Natürlich könnte man einfach auf Verdacht jede Menge Teile bestellen und alles was nicht passt zurückschicken. Aber das kostet erstmal Zeit und Geld. Im Zweifelsfall ist man also besser beraten so gut wie möglich im Vorraus zu recherchieren oder Leute zu fragen die sich mit dieser Modellreihe besser auskennen. Derweil sind die Schweißarbeiten an der Karosserie erfolgreich abgeschlossen und alles bereit für den Lackierer. Anstelle des bisherigen Braun/Beige wird der Taunus jetzt in Hellelfenbein (Taxifarbe) und Weiß lackiert. Leider kann der Wagen jetzt noch nicht wieder zusammengebaut werden da die alten Türen an der Unterkante mehrfach durchgerostet sind. Neue gebrauchte Türen stellten sich als unbrauhbar heraus so das die Alten mühsam aufgearbeitet werden mussten.
Mit neuen Buchsen, Dichtungen und Bremskomponenten wartet die Hinterachse auf ihren Einbau. In Verbindung mit der neuen Lenkung vom Lenkgetriebe bis zu den neuen Vorderreifen (im Originalformat 6.40S-13) erwarten wir eine deutliche Verbesserung der Straßenlage. Vielleicht nicht so gut wie bei einem modernen Auto aber doch so das man ohne Angst hinterm großen Lenkrad sitzen und in der eigenen Spur bleiben kann. Wenn wir uns an die erste und letzte Fahrt vor fast zwei Jahren erinnern, hatte die Straßenlage mehr Änhlichkeit mit einem Ruderboot auf hoher See. Leider fehlt uns der Vergleich zu anderen Autos aus dieser Zeit; vielleicht muss das ja so sein mit der indirekten Lenkung, den schwammigen Bremsen und der weichen Federung.
Nachdem auch die Türen lackiert sind und der Unterboden mit Steinschlagschutzlack versiegelt wurde, kommen alle Anbauteile sowie das Interieur zurück an ihren Platz. Es wird Zeit unser Glück beim TÜV zu versuchen. Vorher drehen wir nochmal eine etwas längere Runde über die Dörfer um die neue Bremse etwas einzuschleifen und den Motor mal wieder richtig auf Temperatur zu bringen - auch wenn dieser Ford so alt ist das er noch keine Abgasuntersuchung braucht, macht es Sinn nach der langen Standzeit mit vielen Kaltstarts.
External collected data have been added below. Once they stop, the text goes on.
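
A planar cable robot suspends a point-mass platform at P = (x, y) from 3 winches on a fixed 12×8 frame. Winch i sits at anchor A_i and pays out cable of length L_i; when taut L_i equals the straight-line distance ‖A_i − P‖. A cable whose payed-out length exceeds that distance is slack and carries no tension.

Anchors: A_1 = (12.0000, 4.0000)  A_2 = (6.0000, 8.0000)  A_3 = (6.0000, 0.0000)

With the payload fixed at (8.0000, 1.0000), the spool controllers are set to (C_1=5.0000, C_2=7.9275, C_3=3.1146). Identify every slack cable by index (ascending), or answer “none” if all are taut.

i=1: geometric 5.0000 vs commanded 5.0000 ⇒ taut
i=2: geometric 7.2801 vs commanded 7.9275 ⇒ slack
i=3: geometric 2.2361 vs commanded 3.1146 ⇒ slack

2, 3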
Hauptsache wir werden nicht von der Polizei erwischt, mit fast zwei Jahren überfälliger HU könnte das ziemlich teuer für den Fahrzeughalter werden.
Bei der HU läuft zunächst alles überraschend flüssig. Die Beleuchtung funktioniert (bis auf eine defekte Kennzeichenleuchte) und selbst die brandneuen Bremsen sind auf Anhieb ausreichend synchron eingestellt. Das war unsere größte Sorge. Auf der Hebebühne hat der Prüfer ebenfalls nichts gefunden was uns sorgen macht. Nur eine Auspuffrohrschelle könnte man nochmal etwas fester anziehen. Das kann dann gemacht werden wenn auch das transparente Rostschutzwachs überall am Unterboden und in den Hohlräumen versprüht wird. Damit muss der Taunus einfach die nächsten Jahrzehnte rostfrei durchhalten. Wir hoffen es doch sehr.
Ausgerechnet bei der Heimfahrt von der Prüfhalle musste uns der Taunus nochmal richtig ärgern; der Motor wollte nach dem Starten einfach nicht weiterlaufen. Ein paar Startversuche schafft die Batterie noch dann wird der Anlasser hörbar langsamer und bleibt schließlich stehen. Bloß gut das wir einen zweiten Ford und ein paar Starthilfekabel griffbereit haben. Damit kommt auch der Taunus zurück in Leben und darf die nächsten zwei Jahre endlich wieder legal und zuverlässig auf dei Straße zurück. Eine neue Batterie sollte das Budget jetzt auch nicht mehr sprengen. Im Zweifelsfall muss der Wagen einfach mehr Gefahren werden damit er wieder besser läuft. Das ist dann aber (leider) nicht mehr unsere Aufgabe.